Over the millennia, the spring-fed stream that winds through the 80 acres of Black Partridge Woods carved a ravine into a broad, sloping bluff overlooking the Des Plaines River. Today, canopies of sugar maple, basswood and oak drop sharply from the highlands to the streambed below. This unique ravine landscape, together with the preserve’s location on a sleepy road in a corner of Lemont, makes Black Partridge Woods a rare treat.
Enjoying Black Partridge Woods
The steep, unpaved and unmarked trails of Black Partridge Woods offer visitors the opportunity to test their navigation and hiking skills, while the quaint stone bridge, picnic tables and rustic shelter provides a scenic view of the preserve for less active visitors. The picnic shelter and tables are just to the west of the lot over a small stone bridge.

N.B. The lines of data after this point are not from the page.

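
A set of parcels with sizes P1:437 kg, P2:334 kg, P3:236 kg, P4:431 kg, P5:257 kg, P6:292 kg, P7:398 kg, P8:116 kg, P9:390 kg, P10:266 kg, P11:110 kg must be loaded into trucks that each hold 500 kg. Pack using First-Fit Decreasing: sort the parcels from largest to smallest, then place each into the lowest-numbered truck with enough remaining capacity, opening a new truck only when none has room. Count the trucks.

Sorted descending: 437, 431, 398, 390, 334, 292, 266, 257, 236, 116, 110.
437 kg → truck 1 (remaining 63 kg)
431 kg → truck 2 (remaining 69 kg)
398 kg → truck 3 (remaining 102 kg)
390 kg → truck 4 (remaining 110 kg)
334 kg → truck 5 (remaining 166 kg)
292 kg → truck 6 (remaining 208 kg)
266 kg → truck 7 (remaining 234 kg)
257 kg → truck 8 (remaining 243 kg)
236 kg → truck 8 (remaining 7 kg)
116 kg → truck 5 (remaining 50 kg)
110 kg → truck 4 (remaining 0 kg)

8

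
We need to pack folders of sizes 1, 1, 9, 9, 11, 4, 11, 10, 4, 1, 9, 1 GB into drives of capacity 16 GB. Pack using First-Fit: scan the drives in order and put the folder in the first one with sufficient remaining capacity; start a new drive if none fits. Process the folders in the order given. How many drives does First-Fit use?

6 drives

drive 1: place 1 GB, 15 GB left
drive 1: place 1 GB, 14 GB left
drive 1: place 9 GB, 5 GB left
drive 2: place 9 GB, 7 GB left
drive 3: place 11 GB, 5 GB left
drive 1: place 4 GB, 1 GB left
drive 4: place 11 GB, 5 GB left
drive 5: place 10 GB, 6 GB left
drive 2: place 4 GB, 3 GB left
drive 1: place 1 GB, 0 GB left
drive 6: place 9 GB, 7 GB left
drive 2: place 1 GB, 2 GB left
Final drives: [1,1,9,4,1] [9,4,1] [11] [11] [10] [9].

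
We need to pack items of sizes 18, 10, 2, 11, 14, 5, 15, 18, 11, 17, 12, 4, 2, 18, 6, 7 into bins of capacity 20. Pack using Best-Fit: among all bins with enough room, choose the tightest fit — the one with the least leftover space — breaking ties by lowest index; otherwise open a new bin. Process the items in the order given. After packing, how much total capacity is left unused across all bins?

30

Put 18 in bin 1; 2 remain.
Put 10 in bin 2; 10 remain.
Put 2 in bin 1; 0 remain.
Put 11 in bin 3; 9 remain.
Put 14 in bin 4; 6 remain.
Put 5 in bin 4; 1 remain.
Put 15 in bin 5; 5 remain.
Put 18 in bin 6; 2 remain.
Put 11 in bin 7; 9 remain.
Put 17 in bin 8; 3 remain.
Put 12 in bin 9; 8 remain.
Put 4 in bin 5; 1 remain.
Put 2 in bin 6; 0 remain.
Put 18 in bin 10; 2 remain.
Put 6 in bin 9; 2 remain.
Put 7 in bin 3; 2 remain.
10 bins × 20 = 200; used 170; unused 30.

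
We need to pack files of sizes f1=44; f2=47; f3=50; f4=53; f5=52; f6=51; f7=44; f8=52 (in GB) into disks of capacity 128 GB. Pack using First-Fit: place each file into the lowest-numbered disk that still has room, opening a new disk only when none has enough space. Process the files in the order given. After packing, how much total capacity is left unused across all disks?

Put f1 (44 GB) in disk 1; 84 GB remain.
Put f2 (47 GB) in disk 1; 37 GB remain.
Put f3 (50 GB) in disk 2; 78 GB remain.
Put f4 (53 GB) in disk 2; 25 GB remain.
Put f5 (52 GB) in disk 3; 76 GB remain.
Put f6 (51 GB) in disk 3; 25 GB remain.
Put f7 (44 GB) in disk 4; 84 GB remain.
Put f8 (52 GB) in disk 4; 32 GB remain.
4 disks × 128 GB = 512 GB; used 393 GB; unused 119 GB.

119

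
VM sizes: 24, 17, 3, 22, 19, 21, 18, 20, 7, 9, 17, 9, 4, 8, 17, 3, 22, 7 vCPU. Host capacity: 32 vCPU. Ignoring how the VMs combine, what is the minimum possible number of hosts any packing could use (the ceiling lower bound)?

8 hosts

Total size = 24 + 17 + 3 + 22 + 19 + 21 + 18 + 20 + 7 + 9 + 17 + 9 + 4 + 8 + 17 + 3 + 22 + 7 = 247 vCPU.
⌈247 / 32⌉ = 8.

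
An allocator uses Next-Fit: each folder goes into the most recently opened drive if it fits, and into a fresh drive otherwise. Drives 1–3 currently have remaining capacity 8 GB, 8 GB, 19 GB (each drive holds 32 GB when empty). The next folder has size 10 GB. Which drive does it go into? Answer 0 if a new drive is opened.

Next-Fit only looks at drive 3, which has 19 GB free.
10 GB fits there.

3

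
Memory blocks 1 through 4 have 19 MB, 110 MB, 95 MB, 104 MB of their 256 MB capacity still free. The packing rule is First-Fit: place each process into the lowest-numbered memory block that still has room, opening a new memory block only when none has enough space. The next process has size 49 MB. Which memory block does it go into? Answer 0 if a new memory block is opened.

Memory blocks with room: memory block 2 (110 MB), memory block 3 (95 MB), memory block 4 (104 MB).
The first with room is memory block 2.

2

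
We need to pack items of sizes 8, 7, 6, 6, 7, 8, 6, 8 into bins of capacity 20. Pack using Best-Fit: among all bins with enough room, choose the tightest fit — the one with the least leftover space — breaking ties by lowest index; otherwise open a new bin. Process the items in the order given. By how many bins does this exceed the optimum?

Best-Fit: [8,7] [6,6,7] [8,6] [8] → 4 bins.
Total size 56; any packing needs at least ⌈56/20⌉ = 3 bins.
An optimal packing achieves that bound: [8,8] [8,6,6] [7,7,6] → 3 bins.
Excess: 4 − 3 = 1.

1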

Trails are unmarked and not immediately visible from the parking lot, but hiking up the slope on the north side of the lot will reveal them. Watch your step when hiking the trails, as tree roots and the natural terrain can make walking more challenging.
Nature at Black Partridge Woods
Black Partridge Woods boasts one of the earliest displays of spring wildflowers in the region. In late March and early April, thick-leaved skunk cabbages and bright yellow marsh marigolds push up in wet areas along the stream. Pink and lavender blooms of hepatica spread on the hills rising from the stream valley.
In mid- to late April, prairie trillium, trout lilies, wild ginger, waterleaf and wild geranium bloom on the slopes of the ravine. As April gives way to May, the pink and yellow of shooting stars and golden Alexanders add color to the open areas of the woodland.
Animals observed here include northern water snake, American toad, wood pewee and red-headed woodpecker. Early May is primetime for birdwatching, as migrating warblers and other songbirds stop to rest and feed in the preserve on their long flights north.
The high-quality waters of Black Partridge’s stream provide a home to many species of fish, amphibians and reptiles. One resident is the rare mottled sculpin, a fish that requires cool, highly oxygenated water. To protect this stream and its inhabitants, Black Partridge Woods was designated an Illinois Nature Preserve in 1965, the second site in Illinois to receive this distinction.